The master records the inadequacy on board (in the Oil Record Book remarks and the ship's log) and submits the standard format for reporting alleged inadequacies of port reception facilities, set out in MEPC.1/Circ.834/Rev.1, to the flag administration. The flag state then notifies the IMO. The report is entered in the GISIS Port Reception Facilities module, where it is surfaced to the named port state for response and reviewed at the Marine Environment Protection Committee. In EU ports the report also flows through national authorities to the European Maritime Safety Agency.
What is the difference between Annex I Reg 38 and Annex VI Reg 17 reception facilities?
They cover different waste streams. Annex I Reg 38 governs oil residues: bilge sludge, cargo-tank slops, oily ballast, and tank washings. Annex VI Reg 17 governs air-pollution residues: ozone-depleting substances removed from refrigeration and fire-fighting systems, and exhaust-gas-cleaning-system residues such as open-loop scrubber wash-water sludge. A ship lands both at the same port but under two separate Annex mandates, and only Reg 38 carries the without-undue-delay qualifier in its text.
Does the EU charge ships a separate fee to land oily residue?
No. Directive (EU) 2019/883 applies the no-special-fee principle through an indirect fee: a ship calling at an EU port pays a mandatory contribution to the port's waste cost-recovery system whether or not it delivers waste, and that fee entitles it to land its MARPOL waste with no additional direct charge. The mechanism removes the financial incentive to dump at sea. Exceptional volumes above the storage capacity declared in the advance waste notification can attract a limited direct fee.

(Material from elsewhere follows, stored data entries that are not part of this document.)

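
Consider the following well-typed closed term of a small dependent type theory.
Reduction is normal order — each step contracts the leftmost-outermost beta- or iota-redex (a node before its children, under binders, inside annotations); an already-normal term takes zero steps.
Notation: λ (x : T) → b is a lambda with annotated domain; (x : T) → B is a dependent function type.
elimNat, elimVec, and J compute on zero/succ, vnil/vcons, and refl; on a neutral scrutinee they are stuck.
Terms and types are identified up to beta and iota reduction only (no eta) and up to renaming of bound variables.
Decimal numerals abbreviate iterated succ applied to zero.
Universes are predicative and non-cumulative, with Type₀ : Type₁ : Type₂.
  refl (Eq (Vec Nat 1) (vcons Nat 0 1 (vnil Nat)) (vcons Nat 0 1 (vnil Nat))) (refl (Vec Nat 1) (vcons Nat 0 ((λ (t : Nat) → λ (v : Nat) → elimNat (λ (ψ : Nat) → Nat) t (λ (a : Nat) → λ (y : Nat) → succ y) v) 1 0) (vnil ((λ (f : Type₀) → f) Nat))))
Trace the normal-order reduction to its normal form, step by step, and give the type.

normal-order reduction sequence:
  refl (Eq (Vec Nat 1) (vcons Nat 0 1 (vnil Nat)) (vcons Nat 0 1 (vnil Nat))) (refl (Vec Nat 1) (vcons Nat 0 ((λ (t : Nat) → λ (v : Nat) → elimNat (λ (ψ : Nat) → Nat) t (λ (a : Nat) → λ (y : Nat) → succ y) v) 1 0) (vnil ((λ (f : Type₀) → f) Nat))))
  ~> refl (Eq (Vec Nat 1) (vcons Nat 0 1 (vnil Nat)) (vcons Nat 0 1 (vnil Nat))) (refl (Vec Nat 1) (vcons Nat 0 ((λ (t : Nat) → elimNat (λ (v : Nat) → Nat) 1 (λ (ψ : Nat) → λ (a : Nat) → succ a) t) 0) (vnil ((λ (y : Type₀) → y) Nat))))
  ~> refl (Eq (Vec Nat 1) (vcons Nat 0 1 (vnil Nat)) (vcons Nat 0 1 (vnil Nat))) (refl (Vec Nat 1) (vcons Nat 0 (elimNat (λ (t : Nat) → Nat) 1 (λ (v : Nat) → λ (ψ : Nat) → succ ψ) 0) (vnil ((λ (a : Type₀) → a) Nat))))
  ~> refl (Eq (Vec Nat 1) (vcons Nat 0 1 (vnil Nat)) (vcons Nat 0 1 (vnil Nat))) (refl (Vec Nat 1) (vcons Nat 0 1 (vnil ((λ (t : Type₀) → t) Nat))))
  ~> refl (Eq (Vec Nat 1) (vcons Nat 0 1 (vnil Nat)) (vcons Nat 0 1 (vnil Nat))) (refl (Vec Nat 1) (vcons Nat 0 1 (vnil Nat)))
the term's type:
  Eq (Eq (Vec Nat 1) (vcons Nat 0 1 (vnil Nat)) (vcons Nat 0 1 (vnil Nat))) (refl (Vec Nat 1) (vcons Nat 0 1 (vnil Nat))) (refl (Vec Nat 1) (vcons Nat 0 1 (vnil Nat)))


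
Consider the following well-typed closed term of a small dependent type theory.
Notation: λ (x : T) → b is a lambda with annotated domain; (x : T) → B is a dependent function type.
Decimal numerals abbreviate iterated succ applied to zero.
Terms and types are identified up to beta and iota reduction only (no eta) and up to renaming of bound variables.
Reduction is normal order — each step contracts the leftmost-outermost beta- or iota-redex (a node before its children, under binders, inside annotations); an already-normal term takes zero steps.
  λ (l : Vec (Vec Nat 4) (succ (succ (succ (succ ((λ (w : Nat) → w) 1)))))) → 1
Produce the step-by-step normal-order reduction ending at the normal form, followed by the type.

normal-order reduction sequence:
  λ (l : Vec (Vec Nat 4) (succ (succ (succ (succ ((λ (w : Nat) → w) 1)))))) → 1
  ~> λ (l : Vec (Vec Nat 4) 5) → 1
inferred type:
  (l : Vec (Vec Nat 4) 5) → Nat


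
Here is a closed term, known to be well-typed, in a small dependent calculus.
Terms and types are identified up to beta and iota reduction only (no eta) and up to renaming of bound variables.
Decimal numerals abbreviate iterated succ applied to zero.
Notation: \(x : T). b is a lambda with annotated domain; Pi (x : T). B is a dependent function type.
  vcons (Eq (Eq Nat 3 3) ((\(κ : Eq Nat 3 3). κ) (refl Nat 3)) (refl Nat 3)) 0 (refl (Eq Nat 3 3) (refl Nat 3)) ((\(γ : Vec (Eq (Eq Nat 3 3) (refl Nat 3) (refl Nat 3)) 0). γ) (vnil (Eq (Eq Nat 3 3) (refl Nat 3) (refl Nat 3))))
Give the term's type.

inferred type:
  Vec (Eq (Eq Nat 3 3) (refl Nat 3) (refl Nat 3)) 1


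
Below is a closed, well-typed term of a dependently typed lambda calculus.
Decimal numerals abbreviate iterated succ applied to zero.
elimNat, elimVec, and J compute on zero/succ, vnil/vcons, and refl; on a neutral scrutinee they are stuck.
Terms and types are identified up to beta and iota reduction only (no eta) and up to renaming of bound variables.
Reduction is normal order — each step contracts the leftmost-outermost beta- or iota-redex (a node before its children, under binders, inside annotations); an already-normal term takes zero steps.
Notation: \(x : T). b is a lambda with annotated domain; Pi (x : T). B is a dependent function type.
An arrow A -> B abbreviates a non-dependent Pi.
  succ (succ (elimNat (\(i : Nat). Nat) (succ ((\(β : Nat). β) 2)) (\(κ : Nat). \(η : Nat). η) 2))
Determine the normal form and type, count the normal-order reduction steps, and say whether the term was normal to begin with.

resulting normal form:
  5
inferred type:
  Nat
normal-order step count: 8
already normal: no
first contracted redex: an elimNat iota-redex


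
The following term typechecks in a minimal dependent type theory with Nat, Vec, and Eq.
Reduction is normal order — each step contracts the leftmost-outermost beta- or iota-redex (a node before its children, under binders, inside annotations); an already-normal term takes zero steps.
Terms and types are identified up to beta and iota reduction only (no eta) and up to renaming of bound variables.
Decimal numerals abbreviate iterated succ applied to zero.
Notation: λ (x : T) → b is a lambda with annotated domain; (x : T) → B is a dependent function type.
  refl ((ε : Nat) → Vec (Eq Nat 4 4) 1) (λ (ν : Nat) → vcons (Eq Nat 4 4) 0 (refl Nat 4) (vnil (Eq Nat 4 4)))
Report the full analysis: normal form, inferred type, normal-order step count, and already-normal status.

reduced normal form:
  refl ((ε : Nat) → Vec (Eq Nat 4 4) 1) (λ (ν : Nat) → vcons (Eq Nat 4 4) 0 (refl Nat 4) (vnil (Eq Nat 4 4)))
inferred type:
  Eq ((ε : Nat) → Vec (Eq Nat 4 4) 1) (λ (ν : Nat) → vcons (Eq Nat 4 4) 0 (refl Nat 4) (vnil (Eq Nat 4 4))) (λ (κ : Nat) → vcons (Eq Nat 4 4) 0 (refl Nat 4) (vnil (Eq Nat 4 4)))
normal-order step count: 0
started in normal form: yes


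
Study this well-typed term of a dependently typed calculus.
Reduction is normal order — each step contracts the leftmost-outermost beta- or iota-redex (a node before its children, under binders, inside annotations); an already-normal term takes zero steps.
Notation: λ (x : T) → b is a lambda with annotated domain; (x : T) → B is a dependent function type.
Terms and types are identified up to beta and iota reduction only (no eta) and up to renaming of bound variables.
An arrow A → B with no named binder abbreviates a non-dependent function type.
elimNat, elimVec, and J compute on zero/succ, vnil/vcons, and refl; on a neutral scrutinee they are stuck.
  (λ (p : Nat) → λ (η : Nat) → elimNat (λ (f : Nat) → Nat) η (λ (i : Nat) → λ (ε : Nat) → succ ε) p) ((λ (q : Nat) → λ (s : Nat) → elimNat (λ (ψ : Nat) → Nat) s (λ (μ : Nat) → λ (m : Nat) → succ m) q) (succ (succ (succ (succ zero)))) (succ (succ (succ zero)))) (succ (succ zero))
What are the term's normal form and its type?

reduced normal form:
  succ (succ (succ (succ (succ (succ (succ (succ (succ zero))))))))
type:
  Nat
observation: 39 normal-order steps separate the term from its normal form.


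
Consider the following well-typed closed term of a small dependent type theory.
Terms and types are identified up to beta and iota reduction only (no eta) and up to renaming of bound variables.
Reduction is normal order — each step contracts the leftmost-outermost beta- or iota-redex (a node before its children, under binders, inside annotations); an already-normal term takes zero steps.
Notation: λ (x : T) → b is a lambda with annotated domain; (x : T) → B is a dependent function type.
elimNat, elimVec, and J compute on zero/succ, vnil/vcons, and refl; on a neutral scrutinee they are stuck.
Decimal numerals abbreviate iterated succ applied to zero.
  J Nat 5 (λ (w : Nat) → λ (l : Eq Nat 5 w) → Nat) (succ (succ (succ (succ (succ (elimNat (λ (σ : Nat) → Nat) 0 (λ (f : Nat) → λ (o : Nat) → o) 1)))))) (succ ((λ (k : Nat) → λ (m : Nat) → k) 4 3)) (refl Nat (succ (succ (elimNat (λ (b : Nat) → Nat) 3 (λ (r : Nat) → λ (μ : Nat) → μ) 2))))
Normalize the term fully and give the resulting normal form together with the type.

resulting normal form:
  5
type:
  Nat
observation: the first redex contracted is a J iota-redex; the normal form is reached in 5 normal-order steps.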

Can small island states meet Regulation 38 through a shared regional facility?
Yes, under the amendments adopted by Resolution MEPC.216(63) (in force 1 August 2013), which added paragraphs 3bis and 4bis to Reg 38. Small Island Developing States may satisfy the Reg 38 obligation through regional arrangements where, because of their unique circumstances, those arrangements are the only practical means. The participating Parties must develop a Regional Reception Facilities Plan following the guidelines in Resolution MEPC.221(63). Non-SIDS states may join a regional center only for ports that genuinely cannot support a local facility; their general duty to provide facilities at all ports stands.